Perhaps a week before my yoga teacher training began, I happened upon the the video, above. Since then, I have learned more about the “M” in AUM (“ohm”), and have practiced Kirtan that invoked a God that is often known as the Destroyer. There’s a lot of destroying going on, for a relatively pleasant yoga practice that for the most part is life-affirming. I’m used to thinking that destruction is bad and scary.
And yet instead of recoiling in fear or dread, I’m coming around to the idea that destruction is a life-giving event. It’s not that hard of a concept to grasp, when I look at my garden. Things out there grow, bloom, wilt, and die (or at least appear to die), then it starts all over again, the next season.
Putting in into the context of my own life, however, is more of a challenge, but not so much because of the destruction part. Pattanaik says, “…Nothing lasts forever in India, not even death.” Raised Christian and yet skeptical, life is linear for me with a big unknown at the end. I’m optimistic and believe that what’s on the other side will be a different (possibly wildly so), lifetime. And maybe more than one. I have to be optimistic, in this life, in order to not live in dread. It works, for the most part.

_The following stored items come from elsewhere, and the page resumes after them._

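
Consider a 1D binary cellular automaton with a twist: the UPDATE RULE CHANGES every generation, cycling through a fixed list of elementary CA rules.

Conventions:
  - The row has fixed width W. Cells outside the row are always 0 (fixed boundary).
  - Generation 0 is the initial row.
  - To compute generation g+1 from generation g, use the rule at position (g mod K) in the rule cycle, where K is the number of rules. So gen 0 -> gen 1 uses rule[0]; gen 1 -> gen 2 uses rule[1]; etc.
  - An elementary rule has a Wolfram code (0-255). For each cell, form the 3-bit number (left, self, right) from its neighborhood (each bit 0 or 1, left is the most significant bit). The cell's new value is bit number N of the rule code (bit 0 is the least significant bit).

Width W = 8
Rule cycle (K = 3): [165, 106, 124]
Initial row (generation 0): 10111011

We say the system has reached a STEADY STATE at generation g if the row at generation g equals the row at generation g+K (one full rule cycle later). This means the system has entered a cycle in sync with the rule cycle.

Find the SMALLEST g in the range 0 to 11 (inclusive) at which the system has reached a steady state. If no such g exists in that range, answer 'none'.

Gen 0: 10111011
Gen 1 (rule 165): 11010100
Gen 2 (rule 106): 11101000
Gen 3 (rule 124): 10111100
Gen 4 (rule 165): 11011001
Gen 5 (rule 106): 11111010
Gen 6 (rule 124): 10001111
Gen 7 (rule 165): 10100110
Gen 8 (rule 106): 01001110
Gen 9 (rule 124): 01101011
Gen 10 (rule 165): 00011100
Gen 11 (rule 106): 00110100
Gen 12 (rule 124): 00111110
Gen 13 (rule 165): 10011100
Gen 14 (rule 106): 00110100

Answer: 11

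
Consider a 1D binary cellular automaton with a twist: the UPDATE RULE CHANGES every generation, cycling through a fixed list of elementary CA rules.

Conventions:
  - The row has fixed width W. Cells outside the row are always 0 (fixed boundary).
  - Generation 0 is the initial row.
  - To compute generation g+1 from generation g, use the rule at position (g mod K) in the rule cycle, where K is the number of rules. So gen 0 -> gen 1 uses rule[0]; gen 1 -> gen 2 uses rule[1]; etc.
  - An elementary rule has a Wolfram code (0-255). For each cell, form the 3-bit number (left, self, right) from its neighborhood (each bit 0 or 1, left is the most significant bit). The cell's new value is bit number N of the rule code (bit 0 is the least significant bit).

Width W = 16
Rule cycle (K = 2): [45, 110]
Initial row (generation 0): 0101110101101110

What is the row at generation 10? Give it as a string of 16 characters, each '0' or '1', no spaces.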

The one thing that seems problematic with what Pattanaik says is the Indian perspective – of starting over in perpetuity – is that it seems utterly exhausting: there’s NO true end??? This is where Shiva the Destroyer comes in. With death comes an end, but not a permanent end; there will be a rebirth.
It’s a lovely way to look at it. Where you’ll end up, is unknown, but you do have some idea of what is in that world, having lived in in for awhile.